One side represents those who are willing to die for freedom. The
other side represents those who are being killed. In both cases, righteousness overflows.
In terms of the ritualistic debate, I want to say that freedom is
something you use or lose, and to insist on this freedom, to denounce
this war, in this climate of intimidation, is a way of fighting for freedom, too.
If we live in a free country, where people in times of peace can
speak openly about the need to start war, then we should also live
in a free country where people in times of war can speak openly
about the need to start peace. That seems fair to me.
Peace protesters, too, have been willing to suffer for their freedoms,
although they are much less willing to kill. I mean, that's the
sort of fist-swinging argument I feel like punching back with.
But then I think that this brand new General Brooks offers an interesting
conceptual terrain when he talks about war. At his press briefing
from Qatar, he talks about a war plan being composed of three elements:
time, space, and purpose. That's subtle.
And when confronted by an irate question as to why reporters should
attend to his briefings at all, General Brooks cooly replies that the choice is up to them.
Furthermore, when pressed about what the so-called coalition is
going to do next, he replies, as if he studied very carefully in
his philosophy classes, that the strategists will analyze the particular
circumstances of cases as they arise and will respond more with art than science.
For General Brooks, war is a decidedly philosophical art. And so
we may raise the level of debate upon terms that he offers.
As philosopher William James argued in his classic essay on the
Moral Equivalent of War, there is something compelling for a pacifist
when studying the arts of war.

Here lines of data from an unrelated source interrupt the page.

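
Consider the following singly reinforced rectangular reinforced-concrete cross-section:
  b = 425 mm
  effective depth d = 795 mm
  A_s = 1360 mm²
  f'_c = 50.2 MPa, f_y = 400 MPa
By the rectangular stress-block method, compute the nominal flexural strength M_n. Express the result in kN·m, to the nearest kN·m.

M_n ≈ 424 kN·m

T = A_s f_y = 1360 × 400 = 544000 N = 544 kN.
From C = T: a = T/(0.85 f'_c b) = 544000/(0.85 × 50.2 × 425) = 30.00 mm.
M_n = T(d − a/2) = 544 kN × (795 − 15) mm = 424.32 kN·m.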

War presents us with a concentrated
sense of purpose to which we willfully bend all space and time,
organize every last drop of perspiration, and apply our courage
to a mission into which various selves merge into sacrificial battles
for truth. It is difficult not to be moved by such courage under fire. So why not be moved?
For William James, all these qualities need not be dismissed, in
fact they may be embraced and transformed by just the slightest
change of choice. Instead of organizing space and time completely
to the purpose of war, is it not possible to do all this, but for peace instead?
Is it not possible to say to voices for war, hush now, you are deflecting
our concentration of collective will. We are organizing for peace.
We will have every possible resource, every possible technology,
every possible science, and every possible heart enlisted to this
battle. Peace is not a time or space emptied of purpose, but a
universe filled with a strenuous organization of purposeful events.
And, following the example of General Brooks, we might say to irate
questioners, that's your choice. You fill time and space with purposes
of war. It is not treason to deploy our enormous collective powers,
immediately and unconditionally, for peace.
Yes, it is true that the war you started has made it more difficult
to change the entire organization of time and space to the purposes
of peace, so forgive us if we can't share with you our plan. We
can only do what generals do after all--survey each bewildering
circumstance in all its particularity, and respond with more art than science.
Timetables, as everyone now agrees, are not the key issue. We,
too, will campaign for as long as it takes.